Stories from the Past

The first arras hangings she saw with her own eyes were in the banquet hall of England’s Hampton Court Palace. Even as frayed and faded as the massive tapestries were, she found them enchanting, particularly the heroic scenes depicting the labors of Hercules. The 500-year-old weavings felt like silent emissaries from Shakespeare’s era. As she gazed on them — realizing that the Bard’s contemporaries had sat among these very hangings eating, drinking and watching live actors perform — her arms prickled with goose bumps.

“Boar and Bear Hunt,” detail. (©Victoria & Albert Museum, London)
“Boar and Bear Hunt,” detail. (©Victoria & Albert Museum, London)

In the years since, she has discovered a rich — and largely overlooked — literary and historical presence for the arras, which she documents in her upcoming book, Arras Hanging: The Textile that Determined Modern Literature and Drama (University of Delaware Press, in press). The arras was, for instance, central to one of Shakespeare’s most dramatic scenes: Hamlet’s stabbing of Polonius. In Act III when Lord Polonius plots with Hamlet’s mother and stepfather to hide behind a tapestry to eavesdrop (“Behind the arras I’ll convey myself”), he makes a fatal mistake. Hamlet, hearing the hidden voice, thrusts his sword through the arras (translated as a “curtain” in some editions), killing Polonius.
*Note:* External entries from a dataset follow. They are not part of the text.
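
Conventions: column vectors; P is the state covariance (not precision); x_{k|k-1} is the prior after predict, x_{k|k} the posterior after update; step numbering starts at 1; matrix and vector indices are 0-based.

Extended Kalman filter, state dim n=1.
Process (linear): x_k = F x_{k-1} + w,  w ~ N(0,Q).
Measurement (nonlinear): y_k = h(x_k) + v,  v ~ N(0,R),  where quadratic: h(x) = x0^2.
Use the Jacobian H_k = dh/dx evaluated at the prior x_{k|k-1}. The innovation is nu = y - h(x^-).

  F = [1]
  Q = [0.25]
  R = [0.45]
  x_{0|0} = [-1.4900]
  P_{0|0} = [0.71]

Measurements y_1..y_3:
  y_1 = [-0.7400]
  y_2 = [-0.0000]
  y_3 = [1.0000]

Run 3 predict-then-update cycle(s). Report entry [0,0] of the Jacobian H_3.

H_jac[0,0] = -0.8515

step 1: x^-=[-1.4900]  P^-=[0.9600]  H_jac=[-2.9800]  S=[8.9752]  K=[-0.3187]  nu=[-2.9601]  x^+=[-0.5465]  P^+=[0.0481]
step 2: x^-=[-0.5465]  P^-=[0.2981]  H_jac=[-1.0930]  S=[0.8061]  K=[-0.4042]  nu=[-0.2986]  x^+=[-0.4258]  P^+=[0.1664]
step 3: x^-=[-0.4258]  P^-=[0.4164]  H_jac=[-0.8515]  S=[0.7520]  K=[-0.4716]  nu=[0.8187]  x^+=[-0.8119]  P^+=[0.2492]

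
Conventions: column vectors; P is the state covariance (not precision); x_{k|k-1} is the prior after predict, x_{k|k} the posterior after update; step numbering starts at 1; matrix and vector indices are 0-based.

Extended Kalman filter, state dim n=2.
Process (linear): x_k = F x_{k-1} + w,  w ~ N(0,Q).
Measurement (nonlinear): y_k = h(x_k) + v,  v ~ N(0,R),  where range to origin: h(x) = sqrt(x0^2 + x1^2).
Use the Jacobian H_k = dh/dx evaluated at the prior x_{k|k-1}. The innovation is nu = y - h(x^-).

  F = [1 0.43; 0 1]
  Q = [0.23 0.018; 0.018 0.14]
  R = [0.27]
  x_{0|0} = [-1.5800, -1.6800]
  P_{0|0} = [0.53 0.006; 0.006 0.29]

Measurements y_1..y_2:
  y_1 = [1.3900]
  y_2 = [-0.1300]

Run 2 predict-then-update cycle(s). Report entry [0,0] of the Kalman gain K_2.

K[0,0] = -0.5585

step 1: x^-=[-2.3024, -1.6800]  P^-=[0.8188 0.1487; 0.1487 0.4300]  H_jac=[-0.8078 -0.5894]  S=[1.0953]  K=[-0.6839; -0.3411]  nu=[-1.4602]  x^+=[-1.3038, -1.1820]  P^+=[0.3065 -0.1068; -0.1068 0.3026]
step 2: x^-=[-1.8121, -1.1820]  P^-=[0.5006 0.0413; 0.0413 0.4426]  H_jac=[-0.8376 -0.5463]  S=[0.7911]  K=[-0.5585; -0.3494]  nu=[-2.2935]  x^+=[-0.5310, -0.3807]  P^+=[0.2538 -0.1131; -0.1131 0.3460]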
“The idea of a prince damaging one of these very expensive tapestries really makes us wonder about Hamlet’s sanity in that scene,” Olson says. Modern audiences, she adds, would fail to grasp the import of his action without the historical context. “It’s like when a rock star smashes his expensive guitar. It has real shock value.”

In Book III of Edmund Spenser’s epic poem The Faerie Queen, one of the great classics of Renaissance literature, the writer devotes 18 stanzas to the virgin warrior Britomart’s night in a room draped floor to ceiling with arras tapestries (“For round about, the wals yclothed were With goodly arras of great majesty, Wouen with gold and silke…”). On the tapestries were bawdy scenes of debauchery and sensuality, which Spenser introduced to contrast with Britomart’s chastity.

Inspired to Reverence

For the rich and the royal, arras hangings were status symbols. They depicted ancient stories of valor and virtue. Often designed to inspire viewers to be braver and better, they also were instruments of political propaganda and puffery. King Henry VIII favored images of King David in an attempt to associate himself with the great biblical figure. Queen Elizabeth I lined her outer chambers with woven figures of small size, yet as the visitor proceeded toward her inner chambers, the figures got bigger and bigger. “They were supposed to make you feel smaller and smaller, so by the time you got to the queen you just felt tiny,” says Olson.

Boar and Bear Hunt.” (©Victoria & Albert Museum, London)
Boar and Bear Hunt.” (©Victoria & Albert Museum, London)

Olson’s research has taken her to the Tower of London and to the National Archives of the United Kingdom, where she scoured ancient ledgers and inventories for clues to ownership and transport of arras hangings. She also has found evidence that tapestries were used to teach a young prince about the Battle of Troy, and that queens gave birth in chambers swathed in weavings.

As important as the woven images is the literary symbolism embedded in the act of weaving. Olson points out that the words “text” and “textile” derive from the same Latin roots texo and texere — “weaving” or “to weave.” Even though the loom has largely disappeared from daily life, the metaphor (to weave a story, spin a tale, follow a narrative thread) has survived all these centuries, cropping up in our most advanced communications lingo (the Web, the Net, an email thread).

Just as many moderns cling nostalgically to bound books of paper and ink, Olson notes, medieval Europeans would have felt attached to stories told upon the tactile surface of a weaving, even as the printing press was beginning to push the technology.